Last week, the Seventh Circuit chimed in on whether time barred proofs of claim violate the FDCPA.   In Owens v. LVNV Funding, LLC, the Seventh Circuit affirmed three district court decisions which dismissed consumer’s FDCPA claims against debt buyers who filed time barred proofs of claim.  Owens v. LVNV Funding, LLC, Nos. 15-2044, 15-2082, 15-2109 (7th Cir. Aug. 10, 2016).  In doing so, the Seventh Circuit joins the Second and Eighth Circuits in siding against the Eleventh Circuit’s decision in Crawford v. LVNV Funding, LLC, 758 F.3d 1254 (11th Cir. 2014). 
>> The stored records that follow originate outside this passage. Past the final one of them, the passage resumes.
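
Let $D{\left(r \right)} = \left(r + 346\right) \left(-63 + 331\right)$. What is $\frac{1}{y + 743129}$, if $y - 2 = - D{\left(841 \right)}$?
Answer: $\frac{1}{425015} \approx 2.3529 \cdot 10^{-6}$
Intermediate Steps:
$D{\left(r \right)} = 92728 + 268 r$ ($D{\left(r \right)} = \left(346 + r\right) 268 = 92728 + 268 r$)
$y = -318114$ ($y = 2 - \left(92728 + 268 \cdot 841\right) = 2 - \left(92728 + 225388\right) = 2 - 318116 = -318114$)
$\frac{1}{y + 743129} = \frac{1}{-318114 + 743129} = \frac{1}{425015}$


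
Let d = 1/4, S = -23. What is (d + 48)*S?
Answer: -4439/4 ≈ -1109.8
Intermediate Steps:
d = 1/4 ≈ 0.25000
(d + 48)*S = (1/4 + 48)*(-23) = (193/4)*(-23) = -4439/4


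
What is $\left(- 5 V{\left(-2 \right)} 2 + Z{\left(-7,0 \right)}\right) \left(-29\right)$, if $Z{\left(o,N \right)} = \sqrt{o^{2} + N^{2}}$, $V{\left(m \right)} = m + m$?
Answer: $-1363$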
In Owens, the consumers argued that the act of filing a proof of claim on a time-barred debt is inherently misleading because the term “claim” only includes legally enforceable obligations.  The consumers additionally argued that the filing of a time barred proof of claim is inherently deceptive because a debt buyer’s business plan depends upon the reality that the debtor, its counsel or the trustee may sometimes fail to object to time-barred claims, thus allowing the time-barred claim to receive payment to the detriment of the debtor and other creditors.
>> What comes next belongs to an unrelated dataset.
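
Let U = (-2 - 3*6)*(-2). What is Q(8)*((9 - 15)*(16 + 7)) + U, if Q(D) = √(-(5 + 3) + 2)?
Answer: 40 - 138*I*√6 ≈ 40.0 - 338.03*I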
The Definition of a "Claim".
In rejecting the consumers’ arguments, the Court first noted that in most states, the statute of limitations does not extinguish the debt.  It simply limits the avenues of recourse. The court went on to reject the consumers’ narrow definition of “claim” instead holding that a “claim” is defined as a right to payment and that a creditor with a stale debt retains some right to payment.  The Court drew support for its position from the Bankruptcy Code’s claim allowance procedure and the fact that the Bankruptcy Code contemplates the statute of limitations as one of the enumerated grounds for disallowing a claim.  The Court therefore concluded that “a proof of claim on a time-barred debt does not purport to be anything other than a claim subject to dispute in the bankruptcy case.”  Slip Op. at 13.
The Dispositive Issue.
While the Court defined a claim broadly to include time-barred proofs of claim, it held that that issue was not dispositive of the case.  The dispositive issue before the Court was whether defendants’ conduct in filing the proofs of claim was false, deceptive or misleading under the FDCPA.  In concluding that it was not, the Court first noted that the act of filing a time-barred proof of claim is not in and of itself a violation of the FDCPA.  The Court sided with the Second and Eighth Circuit in rejecting the rationale of the Eleventh Circuit in Crawford.  The court distinguished between litigation and bankruptcy proofs of claim and held that concerns regarding the misleading or deceptive nature of filing time-barred claims is less acute in the bankruptcy context because the bankruptcy rules require the proof of claim to include the age of the debt and the claims process is designed to allow the debtor, its counsel, and the trustee to object to the claim. 
The Competent Attorney Standard.
In addressing whether the proofs of claim were false or misleading, the court rejected the unsophisticated consumer standard adopted in the Eleventh Circuit. Noting the presence of counsel in most cases and trustees in all cases, the court concluded the proper standard to evaluate the debt buyers’ action is that of the “competent attorney”. Slip Op. at 18. In reviewing the actions of the debt buyers, the Court concluded that there was nothing deceptive or misleading about the debt buyers’ conduct. In each instance, the proofs of claim provided accurate and complete information about the status of the debts and the debtor’s counsel had to look no further than the proof of claim to determine whether or not the statute of limitations had run.
Keys to the Decision.
The opinion is important for a number of reasons.  Parties seeking to rely upon it should note the following:
  • First, the opinion does not hold that the Bankruptcy Code preempts the FDCPA.  Instead, the court’s opinion is consistent with its prior holding in Randolph v. IMBS, Inc., 368 F.3d 726 (7th Cir. 2004) (holding that the Bankruptcy Code does not preempt the FDCPA) and that the two statutes can be read consistently and together.
  • Second, the opinion does not hold that the act of filing a time-barred proof of claim is in and of itself a violation of the FDCPA.
  • Finally, the court’s decision is limited to the facts presented.  In fact, the court goes to great lengths to note that “if defendants had filed proofs of claim with inaccurate information, or had otherwise engaged in deceptive or misleading debt collection practices, plaintiffs would have a cause of action under the FDCPA.” Slip Op. at 19.